Korean officials see little fallout from ‘Brexit’
However, some warned that things will worsen if other European countries decide to follow Britain’s path.
Choi Sang-mok, vice minister in the Ministry of Strategy and Finance, said the direct impact of the vote on Korea will be limited, as the two countries’ trading volume is relatively low, at an emergency meeting with representatives from the Financial Services Commission, Financial Supervisory Service and the Bank of Korea on Friday morning.
“Many research institutions including the International Monetary Fund [IMF] believe that Britain leaving the EU will have limited effects on non-European countries, but it is true that the decision might weaken the investor sentiment in general globally,” an official from the ministry said.
Korea’s export volume to the U.K. was some $7.39 billion, accounting for just 1.4 percent of the total export volume, as of last year.
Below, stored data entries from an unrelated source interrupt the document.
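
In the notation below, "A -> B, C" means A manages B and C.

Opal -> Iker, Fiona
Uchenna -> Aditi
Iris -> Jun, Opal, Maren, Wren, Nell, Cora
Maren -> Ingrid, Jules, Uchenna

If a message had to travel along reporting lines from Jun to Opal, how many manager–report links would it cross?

2

Jun is 1 level below Iris, and Opal is 1 level below Iris (their lowest common manager). The shortest path runs up from Jun to Iris and back down to Opal: 1 + 1 = 2 links.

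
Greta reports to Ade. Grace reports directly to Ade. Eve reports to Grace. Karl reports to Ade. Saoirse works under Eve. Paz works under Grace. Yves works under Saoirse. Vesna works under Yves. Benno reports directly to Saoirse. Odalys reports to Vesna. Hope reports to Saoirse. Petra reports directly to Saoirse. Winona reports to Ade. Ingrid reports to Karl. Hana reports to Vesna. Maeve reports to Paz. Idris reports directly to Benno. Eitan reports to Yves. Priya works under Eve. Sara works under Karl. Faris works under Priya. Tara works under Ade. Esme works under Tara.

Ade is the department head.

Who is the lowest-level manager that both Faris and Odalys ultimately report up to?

Faris's chain of managers is Priya, Eve, Grace, Ade. Odalys's chain of managers is Vesna, Yves, Saoirse, Eve, Grace, Ade. The first manager that appears in both chains is Eve.

Eve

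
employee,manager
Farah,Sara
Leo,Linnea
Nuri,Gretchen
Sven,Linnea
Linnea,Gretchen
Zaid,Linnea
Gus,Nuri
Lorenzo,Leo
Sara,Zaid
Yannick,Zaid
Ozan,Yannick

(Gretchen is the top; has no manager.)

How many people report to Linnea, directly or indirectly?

Linnea directly manages Zaid, Sven, Leo. Under Zaid: Sara, Farah, Yannick, Ozan (4). Sven has no reports. Under Leo: Lorenzo (1). So Linnea's organization is 3 direct reports plus everyone under them: 5 + 1 + 2 = 8.

8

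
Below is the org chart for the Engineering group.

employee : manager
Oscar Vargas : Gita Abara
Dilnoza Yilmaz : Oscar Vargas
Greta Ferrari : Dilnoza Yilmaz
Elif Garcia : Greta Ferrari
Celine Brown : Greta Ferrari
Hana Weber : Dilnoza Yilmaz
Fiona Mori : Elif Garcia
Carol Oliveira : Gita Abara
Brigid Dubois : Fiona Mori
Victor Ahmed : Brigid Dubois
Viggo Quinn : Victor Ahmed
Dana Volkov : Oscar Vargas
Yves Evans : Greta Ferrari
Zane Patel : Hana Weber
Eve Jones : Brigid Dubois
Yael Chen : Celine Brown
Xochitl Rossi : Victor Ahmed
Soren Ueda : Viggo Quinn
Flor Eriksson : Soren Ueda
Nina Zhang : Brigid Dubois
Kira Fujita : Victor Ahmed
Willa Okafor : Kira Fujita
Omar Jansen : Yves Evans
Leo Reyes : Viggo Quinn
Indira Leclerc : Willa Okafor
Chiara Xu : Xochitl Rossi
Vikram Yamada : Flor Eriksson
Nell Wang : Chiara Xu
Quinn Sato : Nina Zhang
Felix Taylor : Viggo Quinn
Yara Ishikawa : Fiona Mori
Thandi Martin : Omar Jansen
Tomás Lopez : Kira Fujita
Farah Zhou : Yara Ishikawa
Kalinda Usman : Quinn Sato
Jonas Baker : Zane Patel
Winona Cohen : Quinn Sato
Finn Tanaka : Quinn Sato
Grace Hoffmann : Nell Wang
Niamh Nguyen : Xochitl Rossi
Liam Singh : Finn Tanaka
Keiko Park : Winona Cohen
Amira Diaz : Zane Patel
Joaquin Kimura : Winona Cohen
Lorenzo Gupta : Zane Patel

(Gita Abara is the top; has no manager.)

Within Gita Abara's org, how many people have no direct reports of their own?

20

The people in Gita Abara's organization with no one reporting to them are Carol Oliveira, Dana Volkov, Lorenzo Gupta, Amira Diaz, Jonas Baker, Thandi Martin, Yael Chen, Farah Zhou, Liam Singh, Joaquin Kimura, Keiko Park, Kalinda Usman, Eve Jones, Tomás Lopez, Indira Leclerc, Niamh Nguyen, Grace Hoffmann, Felix Taylor, Leo Reyes, Vikram Yamada. That is 20.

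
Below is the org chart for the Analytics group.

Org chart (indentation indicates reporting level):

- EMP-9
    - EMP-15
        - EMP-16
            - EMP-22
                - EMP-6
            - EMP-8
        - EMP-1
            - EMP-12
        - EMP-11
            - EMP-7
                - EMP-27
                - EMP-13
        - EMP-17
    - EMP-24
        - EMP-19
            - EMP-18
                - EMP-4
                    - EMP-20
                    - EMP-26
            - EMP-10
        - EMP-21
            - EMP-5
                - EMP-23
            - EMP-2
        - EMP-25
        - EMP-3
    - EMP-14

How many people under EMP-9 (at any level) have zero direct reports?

The people in EMP-9's organization with no one reporting to them are EMP-14, EMP-3, EMP-25, EMP-2, EMP-23, EMP-10, EMP-26, EMP-20, EMP-17, EMP-13, EMP-27, EMP-12, EMP-8, EMP-6. That is 14.

14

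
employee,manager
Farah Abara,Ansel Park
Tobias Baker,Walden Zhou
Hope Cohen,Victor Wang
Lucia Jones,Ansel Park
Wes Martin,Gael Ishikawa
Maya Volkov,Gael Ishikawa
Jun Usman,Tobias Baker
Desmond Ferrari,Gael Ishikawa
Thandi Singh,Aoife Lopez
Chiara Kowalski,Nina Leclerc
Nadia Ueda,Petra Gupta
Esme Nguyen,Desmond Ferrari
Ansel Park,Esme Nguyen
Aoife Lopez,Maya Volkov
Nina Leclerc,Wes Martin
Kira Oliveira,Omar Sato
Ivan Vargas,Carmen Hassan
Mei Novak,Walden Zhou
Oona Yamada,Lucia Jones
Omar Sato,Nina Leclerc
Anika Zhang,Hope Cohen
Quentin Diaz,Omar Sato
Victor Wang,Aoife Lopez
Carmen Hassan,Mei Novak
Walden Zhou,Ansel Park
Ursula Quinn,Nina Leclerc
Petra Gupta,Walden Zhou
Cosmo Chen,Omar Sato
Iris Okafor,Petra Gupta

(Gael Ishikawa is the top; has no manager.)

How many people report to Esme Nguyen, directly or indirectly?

Esme Nguyen directly manages Ansel Park. Under Ansel Park: Lucia Jones, Oona Yamada, Farah Abara, Walden Zhou, Petra Gupta, Iris Okafor, Nadia Ueda, Tobias Baker, Jun Usman, Mei Novak, Carmen Hassan, Ivan Vargas (12). That's 13 in total.

13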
And Britain’s investment in Korea was $260 million, accounting for 1.2 percent of total foreign direct investment.
“It will take at least two years for the U.K. to completely pull out of the EU, and we believe it won’t have an immediate impact on our exports and investment,” Hwang Soo-sung, a director at the Ministry of Trade, Industry and Energy, said Friday.
However, a number of experts and industry insiders expressed concerns that the U.K. decision might drag down the European economy, which will hurt Korea’s exports to the European Union.
“Brexit could have a domino effect of other countries in Europe such as Sweden and Scotland deciding to take the same path,” said Choi Kwang-hyeok, an economist at eBest Investment & Securities.
“Uncertainties in Europe will continue to grow if such a case happens, and this might have negative impacts on the Korean market and companies doing business later on.”
Exporters expressed concerns over Friday’s poll result and said they are worrying about a fall in sales in Europe as a whole.
“Exports to the EU have improved in recent years, and there are worries that it might decline once again after Britain’s decision on Friday,” a Hyundai Motor spokesman said. “We will have to look further into this issue to handle this matter.”
In fact, Hyundai Motor and Kia Motors currently operate manufacturing plants in the Czech Republic and Slovakia, and they were exempt from paying on export vehicles to the U.K. However, they will have to pay 10 percent tariffs when Britain leaves the union.
Hyundai and Kia sold some 78,000 vehicles in Britain this year up to May.
Shipbuilding industry insiders shared similar concerns as well.
“We believe the cargo volume will decline, and we are trying to come up with some specific plans to deal with this,” an industry insider said.
The top five export products to the U.K. include vessels, automobiles, semiconductors, machinery and steel. Export volume for vessels was $2.5 billion and accounted for 34.4 percent of the total last year. The figure for automobiles was $1.5 billion and accounted for 20.5 percent.
Some argue that Britain’s decision might actually help Korean export companies such as Hyundai Motor that compete with Japanese companies since the yen will likely continue to soar.
The Japanese yen soared past 100 to the dollar, as demand for safe havens rose after the news on the U.K. poll result.